Among the infectious agents that plague the equine industry, Equine Herpesvirus-1 (EHV-1) is perhaps the best characterized. While horses usually recover from the initial respiratory infection without experiencing further problems, some horses develop sequelae, including abortion and neurological disease. Because of the potentially devastating outcomes of EHV-1 infections in a susceptible population, much work has focused on understanding the pathogenic mechanisms whereby EHV-1 causes disease, and how best to utilize this information to develop a more effective vaccine strategy.
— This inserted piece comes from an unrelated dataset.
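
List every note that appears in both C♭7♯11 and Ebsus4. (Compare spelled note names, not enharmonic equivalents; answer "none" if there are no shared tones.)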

The establishment of a murine model of EHV-1 infection has provided researchers with an invaluable system in which to study virus-host interactions. Taking advantage of this animal model, our laboratory has undertaken studies to discern the underlying factors that contribute to EHV-1 pathogenesis and how the host responds to EHV-1 infection. Data acquired from numerous studies have shown that EHV-1 pathogenesis is multifactorial and involves a complex interplay between host and viral factors. Findings from studies in our laboratory indicate that glycoprotein I (gl) and glycoprotein E (gE) are EHV-1 virulence factors that contribute to the disease pathology observed in the lungs and brains of mice. The most striking differences in the outcomes of EHV-1 infections were observed after infection of mice with an attenuated EHV-1 KyA strain that lacks gl and gE and a KyA recombinant that has gl and gE restored (Kgl/gE/75). The lung pathology observed after infection with Kgl/gE/75 was associated with an inflammatory response that consisted of an increase in local chemokine production, resulting in an influx of inflammatory cells into the infected tissue. Clinical signs included loss of body weight, ruffled fur, inactivity, and, at later stages post-infection, neurological sequelae. The brain pathology was consistent with a meningoencephalitis, and consisted of lymphocytic cuffing of small blood vessels. This pathology is similar to that observed in infected horses experiencing neurological sequelae, and it is the first report of an EHV-1 isolate that is capable of causing pathology in the brains of mice. Overall, these data show that gl and gE contribute to EHV-1 pathogenesis in a murine model.